Retrospective, comparative analysis of an interventional case series.
Eight hundred fifty-four eyes (67 eyes with prior glaucoma surgery and 787 controls) from 582 patients who underwent DSAEK at 1 institution between January 2005 and April 2011.
Groups were compared with regard to preoperative, intraoperative, and postoperative parameters. Continuous variables were compared using the independent samples t test or Mann–Whitney U test. Categorical variables were compared using the chi-square test or Fisher exact test.
Main Outcome Measures
Frequencies of postoperative graft dislocation and postoperative hypotony.
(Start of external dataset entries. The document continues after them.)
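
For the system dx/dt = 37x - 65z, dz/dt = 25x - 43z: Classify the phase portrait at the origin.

A = [[37,-65],[25,-43]]; det(A-λI) = λ^2 + 6λ + 34.
λ = -3 ± 5i: negative real part.

stable spiral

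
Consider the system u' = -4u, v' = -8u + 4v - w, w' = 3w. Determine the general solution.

u(t) = c_2e^(-4t), v(t) = c_1e^(3t) + c_2e^(-4t) - c_3e^(4t), w(t) = c_1e^(3t)

Coefficient matrix A = [[-4, 0, 0], [-8, 4, -1], [0, 0, 3]].
det(A - λI) = 0 gives eigenvalues λ = 3, -4, 4.
For λ=3: eigenvector (0,1,1).
For λ=-4: eigenvector (1,1,0).
For λ=4: eigenvector (0,-1,0).
General solution: c_1e^(3t)(0,1,1) + c_2e^(-4t)(1,1,0) + c_3e^(4t)(0,-1,0).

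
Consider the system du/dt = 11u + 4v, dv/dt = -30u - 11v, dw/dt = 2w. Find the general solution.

u(t) = -c_1e^(-t) - 2c_2e^(t), v(t) = 3c_1e^(-t) + 5c_2e^(t), w(t) = c_3e^(2t)

Coefficient matrix A = [[11, 4, 0], [-30, -11, 0], [0, 0, 2]].
det(A - λI) = 0 gives eigenvalues λ = -1, 1, 2.
For λ=-1: eigenvector (-1,3,0).
For λ=1: eigenvector (-2,5,0).
For λ=2: eigenvector (0,0,1).
General solution: c_1e^(-t)(-1,3,0) + c_2e^(t)(-2,5,0) + c_3e^(2t)(0,0,1).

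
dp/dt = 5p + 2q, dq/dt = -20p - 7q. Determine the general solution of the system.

Coefficient matrix A = [[5, 2], [-20, -7]].
Characteristic polynomial det(A - λI) = λ^2 + 2λ + 5 = 0.
Eigenvalues λ = -1 ± 2i (complex conjugate pair).
For λ=-1+2i: an eigenvector is (-1,3) - i(0,1) = (-1, 3 - i).
A real fundamental pair from Re and Im of e^((-1+2i)t)v: X_1 = e^(-t)(cos(2t)·(-1,3) + sin(2t)·(0,1)), X_2 = e^(-t)(sin(2t)·(-1,3) - cos(2t)·(0,1)).
General solution: c_1X_1 + c_2X_2.

p(t) = -c_1e^(-t)cos(2t) - c_2e^(-t)sin(2t), q(t) = c_1e^(-t)sin(2t) + 3c_1e^(-t)cos(2t) + 3c_2e^(-t)sin(2t) - c_2e^(-t)cos(2t)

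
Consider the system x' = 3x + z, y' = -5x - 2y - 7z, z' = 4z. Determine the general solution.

x(t) = c_1e^(3t) + c_3e^(4t), y(t) = -c_1e^(3t) + c_2e^(-2t) - 2c_3e^(4t), z(t) = c_3e^(4t)

Coefficient matrix A = [[3, 0, 1], [-5, -2, -7], [0, 0, 4]].
det(A - λI) = 0 gives eigenvalues λ = 3, -2, 4.
For λ=3: eigenvector (1,-1,0).
For λ=-2: eigenvector (0,1,0).
For λ=4: eigenvector (1,-2,1).
General solution: c_1e^(3t)(1,-1,0) + c_2e^(-2t)(0,1,0) + c_3e^(4t)(1,-2,1).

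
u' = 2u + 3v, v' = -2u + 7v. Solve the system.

u(t) = c_1e^(5t) - 3c_2e^(4t), v(t) = c_1e^(5t) - 2c_2e^(4t)

Coefficient matrix A = [[2, 3], [-2, 7]].
Characteristic polynomial det(A - λI) = λ^2 - 9λ + 20 = 0.
Eigenvalues λ = 5, 4.
For λ=5: (A-λI) row 1 is [-3, 3], so an eigenvector is (1, 1).
For λ=4: (A-λI) row 1 is [-2, 3], so an eigenvector is (-3, -2).
General solution: c_1e^(5t)(1,1) + c_2e^(4t)(-3,-2).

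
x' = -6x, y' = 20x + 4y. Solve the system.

Coefficient matrix A = [[-6, 0], [20, 4]].
Characteristic polynomial det(A - λI) = λ^2 + 2λ - 24 = 0.
Eigenvalues λ = -6, 4.
For λ=-6: (A-λI) row 2 is [20, 10], so an eigenvector is (-1, 2).
For λ=4: (A-λI) row 1 is [-10, 0], so an eigenvector is (0, 1).
General solution: K_1e^(-6t)(-1,2) + K_2e^(4t)(0,1).

x(t) = -K_1e^(-6t), y(t) = 2K_1e^(-6t) + K_2e^(4t)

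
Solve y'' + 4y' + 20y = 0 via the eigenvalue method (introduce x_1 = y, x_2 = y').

y(t) = C_1e^(-2t)cos(4t) + C_2e^(-2t)sin(4t)

Let x_1 = y, x_2 = y'. Then x_1' = x_2 and x_2' = -20x_1 - 4x_2.
A = [[0,1],[-20,-4]]; det(A-λI) = λ^2 + 4λ + 20.
Eigenvalues λ = -2 ± 4i.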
Study eyes before surgery differed from control eyes with regard to corneal thickness (768 vs. 655 μm; P<0.001) and intraocular pressure (13 vs. 16 mmHg; P<0.001). Postoperative graft dislocation occurred significantly more frequently in study eyes compared with control eyes (9% vs. 2%; P = 0.008). Among eyes in which dislocation occurred, postoperative hypotony was present in 5 study eyes (83%) and 0 control eyes.
Previous glaucoma surgery was associated with a significantly increased rate of graft dislocation compared with control eyes. Dislocation was related strongly to postoperative hypotony in eyes with prior glaucoma surgery.